The four Dell PowerEdge R760 nodes
The problem described here is similar to the one written in this reddit post. But the impact is more severe.
General information
so we have three nodes running proxmox with ceph, having each disk added as an OSD. The cluster is configured to place data first on each host, to make sure that there are not all replicas of data on a single host:
ceph osd crush rule dump
[
{
"rule_id": 0,
"rule_name": "replicated_rule",
"type": 1,
"steps": [
{
"op": "take",
"item": -1,
"item_name": "default"
},
{
"op": "chooseleaf_firstn",
"num": 0,
"type": "host"
},
{
"op": "emit"
}
]
}
]
So as we have 10 OSDs per host - this makes ~80 TB for the first two nodes and 20 TB for the third node. Of course, our cluster is configured to have at least 2 replicas and create 3 replicas for every situation.
osd_pool_default_min_size = 2
osd_pool_default_size = 3
The attentive reader has surely noticed, that each node effectively has only 20TB of available storage, as the smallest node sets the limit as everything has to be replicated on all three nodes.
Problem - undersized degraded since 2w
After adding a bunch of data to this system, we noticed that some data is not placed correctly and becomes degraded as some PGs can not be placed anywhere. This is especially weird as the 2TB disks are only 50% full, while the 8TB disks are only ~12.5% full (1/8 which makes sense).
But still, some PGs could not be placed the third time to the host with small disks for some reason, even after weeks of runtime. Ceph did not balance this out.
While this is expectable when nearing something near 80% disk utilization on the small disks, I do not understand why this happens.
Ceph makes it worse - by reweighting the small disks
While trying to fix this, I tried increasing or decreasing the PG count per pool, which did not help. So I tried to let Ceph fix this itself using
ceph osd reweight-by-utilization
Of course, the small disks have a high usage as the pressure to store data on them is very high as this small nodes has to keep one replica of everything as well.
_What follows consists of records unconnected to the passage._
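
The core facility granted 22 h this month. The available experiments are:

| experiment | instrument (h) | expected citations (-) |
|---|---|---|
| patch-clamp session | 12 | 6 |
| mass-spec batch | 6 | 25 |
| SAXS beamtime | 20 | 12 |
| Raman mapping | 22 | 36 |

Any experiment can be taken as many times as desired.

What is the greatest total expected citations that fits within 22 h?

75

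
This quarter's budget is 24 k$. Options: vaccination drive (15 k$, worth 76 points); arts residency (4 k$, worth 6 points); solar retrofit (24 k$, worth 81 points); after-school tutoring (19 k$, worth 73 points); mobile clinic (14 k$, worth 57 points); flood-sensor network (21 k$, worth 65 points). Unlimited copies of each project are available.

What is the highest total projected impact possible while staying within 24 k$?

88

Taking vaccination drive + 2×arts residency: 23 k$ used, 88 in projected impact.
That's the maximum — no swap from here does better than 88.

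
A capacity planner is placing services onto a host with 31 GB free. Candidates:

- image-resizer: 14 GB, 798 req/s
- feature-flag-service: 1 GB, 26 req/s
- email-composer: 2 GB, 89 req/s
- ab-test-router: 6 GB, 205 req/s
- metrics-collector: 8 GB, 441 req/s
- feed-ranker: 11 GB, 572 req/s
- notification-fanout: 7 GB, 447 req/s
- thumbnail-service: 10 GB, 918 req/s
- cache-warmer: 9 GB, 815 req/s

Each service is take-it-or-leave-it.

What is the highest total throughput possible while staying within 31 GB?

Taking the top-ratio services first gives feature-flag-service + email-composer + notification-fanout + thumbnail-service + cache-warmer for 2295 (29 GB).
Replace email-composer and notification-fanout with feed-ranker: the trade gains 36 net, giving 2331 at 31 GB.

2331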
Therefore, ceph reduces the weight of the small disks, making the situation even worse.
moved 35 / 6339 (0.552138%)
avg 147.419
stddev 28.5785 -> 27.2297 (expected baseline 11.9996)
min osd.12 with 109 -> 111 pgs (0.739391 -> 0.752958 * mean)
max osd.28 with 250 -> 236 pgs (1.69585 -> 1.60088 * mean)
oload 120
max_change 0.05
max_change_osds 4
average_utilization 0.1545
overload_utilization 0.1854
osd.28 weight 1.0000 -> 0.9500
osd.11 weight 1.0000 -> 0.9500
osd.2 weight 0.9000 -> 0.8500
osd.15 weight 1.0000 -> 0.9500
Only the weights of the small disks are decreased.
Solution - do not create imbalanced hosts
So while it still is unclear why Ceph does not just place the degraded PGs on the free space of the small nodes, there are ways to fix this.
- The first one is of course to reset the weight of all small OSDs to 1, and eventually increase the overall crush weight as well.
- Second is to move disks around to remove the unbalanced situation at all.
This of course requires the removal/deletion of OSDs, and freshly readding the disk on the other node, as Ceph does not like reappering OSDs on other nodes, as metadata is kept on the initial host.

similar movement setup as the one planned for the R760 nodes I am maintaining
It mainly seems that Ceph is not intended for such situations (which are bad anyway, as 60+60=120TB of storage can never be used with Ceph in this scenario).
Some even say, that one should not use Ceph with storage disks of such different sizes. I will decide if the small disks should be part of a separate pool, defined through a separate replication rule for this class.
For now it is just good to finally have a better understanding of what was going on and why.